Si-containing
graphite-based composites are considered as promising high-capacity
anodes for lithium-ion batteries (LIBs). Here, a controllable and
scalable self-assembly strategy is developed to produce micro-nanostructured
graphite/Si/reduced graphene oxides composite (SGG). The self-assembly
procedure is realized by the hydrogen bond interaction between acylamino-modified
graphite and graphene oxides (GO); Si nanoparticles are in situ embedded
between graphite and GO sheets uniformly. This architecture is able
to overcome the incompatibility between Si nanoparticles and microsized
graphite. Accordingly, the as-prepared SGG anode (Si 8 wt %) delivers
a reversible Li-storage capacity of 572 mAh g–1 at
0.2 C, 502.2 mAh g–1 after 600 cycles at 0.8 C with
a retention of 92%, and a capacity retention of 64% even at 10 C.

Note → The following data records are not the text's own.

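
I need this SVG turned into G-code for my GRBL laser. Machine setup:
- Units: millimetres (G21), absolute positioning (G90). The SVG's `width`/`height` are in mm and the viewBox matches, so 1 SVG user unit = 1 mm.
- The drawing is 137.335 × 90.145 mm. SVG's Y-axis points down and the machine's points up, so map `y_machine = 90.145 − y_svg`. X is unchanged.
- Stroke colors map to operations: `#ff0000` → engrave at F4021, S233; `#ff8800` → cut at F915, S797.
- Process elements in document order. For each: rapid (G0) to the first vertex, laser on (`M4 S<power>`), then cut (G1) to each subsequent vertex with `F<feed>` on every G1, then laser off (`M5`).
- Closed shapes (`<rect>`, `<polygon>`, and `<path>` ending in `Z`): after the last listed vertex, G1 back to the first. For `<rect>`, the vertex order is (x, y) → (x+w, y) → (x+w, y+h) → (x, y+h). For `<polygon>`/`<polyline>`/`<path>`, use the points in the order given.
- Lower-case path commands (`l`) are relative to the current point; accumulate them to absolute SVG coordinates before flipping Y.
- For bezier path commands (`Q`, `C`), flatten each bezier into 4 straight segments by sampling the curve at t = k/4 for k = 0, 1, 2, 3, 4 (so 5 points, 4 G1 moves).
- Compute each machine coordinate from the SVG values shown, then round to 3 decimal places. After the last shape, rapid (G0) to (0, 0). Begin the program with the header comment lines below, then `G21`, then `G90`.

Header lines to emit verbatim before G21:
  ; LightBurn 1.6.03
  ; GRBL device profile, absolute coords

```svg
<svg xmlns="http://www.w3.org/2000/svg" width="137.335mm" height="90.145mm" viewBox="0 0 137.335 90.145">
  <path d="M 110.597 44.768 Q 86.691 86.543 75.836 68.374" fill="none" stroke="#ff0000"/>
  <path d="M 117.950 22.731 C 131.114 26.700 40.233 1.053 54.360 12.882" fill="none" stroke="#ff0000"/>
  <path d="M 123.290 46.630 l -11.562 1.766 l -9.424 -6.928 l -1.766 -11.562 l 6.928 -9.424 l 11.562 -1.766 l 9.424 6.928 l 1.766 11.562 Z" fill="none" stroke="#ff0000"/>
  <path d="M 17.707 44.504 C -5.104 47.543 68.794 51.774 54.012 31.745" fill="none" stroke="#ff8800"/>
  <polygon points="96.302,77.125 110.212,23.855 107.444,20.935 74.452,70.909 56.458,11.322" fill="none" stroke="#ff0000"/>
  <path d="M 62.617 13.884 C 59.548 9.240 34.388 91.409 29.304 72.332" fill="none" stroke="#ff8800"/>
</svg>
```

; LightBurn 1.6.03
; GRBL device profile, absolute coords
G21
G90
G0 X110.597 Y45.377
M4 S233
G1 X99.460 Y28.236 F4021
G1 X89.954 Y18.588 F4021
G1 X82.079 Y16.433 F4021
G1 X75.836 Y21.771 F4021
M5
G0 X117.950 Y67.414
M4 S233
G1 X111.581 Y68.942 F4021
G1 X85.794 Y75.286 F4021
G1 X60.187 Y80.156 F4021
G1 X54.360 Y77.263 F4021
M5
G0 X123.290 Y43.515
M4 S233
G1 X111.728 Y41.749 F4021
G1 X102.304 Y48.677 F4021
G1 X100.538 Y60.239 F4021
G1 X107.466 Y69.663 F4021
G1 X119.028 Y71.429 F4021
G1 X128.452 Y64.501 F4021
G1 X130.218 Y52.939 F4021
G1 X123.290 Y43.515 F4021
M5
G0 X17.707 Y45.641
M4 S797
G1 X15.835 Y43.536 F915
G1 X32.849 Y43.370 F915
G1 X51.368 Y47.529 F915
G1 X54.012 Y58.400 F915
M5
G0 X96.302 Y13.020
M4 S233
G1 X110.212 Y66.290 F4021
G1 X107.444 Y69.210 F4021
G1 X74.452 Y19.236 F4021
G1 X56.458 Y78.823 F4021
G1 X96.302 Y13.020 F4021
M5
G0 X62.617 Y76.261
M4 S797
G1 X56.832 Y66.405 F915
G1 X46.716 Y41.625 F915
G1 X36.222 Y19.550 F915
G1 X29.304 Y17.813 F915
M5
G0 X0.000 Y0.000

1 u = 1 mm; y_m = 90.145 − y.

[1] `<path>` quadratic bezier, #ff0000→engrave S233 F4021: (110.597,45.377) → (99.460,28.236) → (89.954,18.588) → (82.079,16.433) → (75.836,21.771)

[2] `<path>` cubic bezier, #ff0000→engrave S233 F4021: (117.950,67.414) → (111.581,68.942) → (85.794,75.286) → (60.187,80.156) → (54.360,77.263)

[3] `<path>` regular polygon, #ff0000→engrave S233 F4021: (123.290,43.515) → (111.728,41.749) → (102.304,48.677) → (100.538,60.239) → (107.466,69.663) → (119.028,71.429) → (128.452,64.501) → (130.218,52.939) → (123.290,43.515) (closed)

[4] `<path>` cubic bezier, #ff8800→cut S797 F915: (17.707,45.641) → (15.835,43.536) → (32.849,43.370) → (51.368,47.529) → (54.012,58.400)

[5] `<polygon>` closed polygon, #ff0000→engrave S233 F4021: (96.302,13.020) → (110.212,66.290) → (107.444,69.210) → (74.452,19.236) → (56.458,78.823) → (96.302,13.020) (closed)

[6] `<path>` cubic bezier, #ff8800→cut S797 F915: (62.617,76.261) → (56.832,66.405) → (46.716,41.625) → (36.222,19.550) → (29.304,17.813)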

The impressive electrochemical properties are ascribed to the stable
architecture and three-dimensional conductive network constructed
by graphite and graphene sheets, which can accommodate the huge volume
change of Si, keep the conductive contact and structural integrity,
and suppress side reactions with electrolyte. Additionally, the full-cell
(LiFePO4 cathode/SGG anode) delivers a specific capacity
of 550 mAh g–1 with a working potential beyond 3.0
V.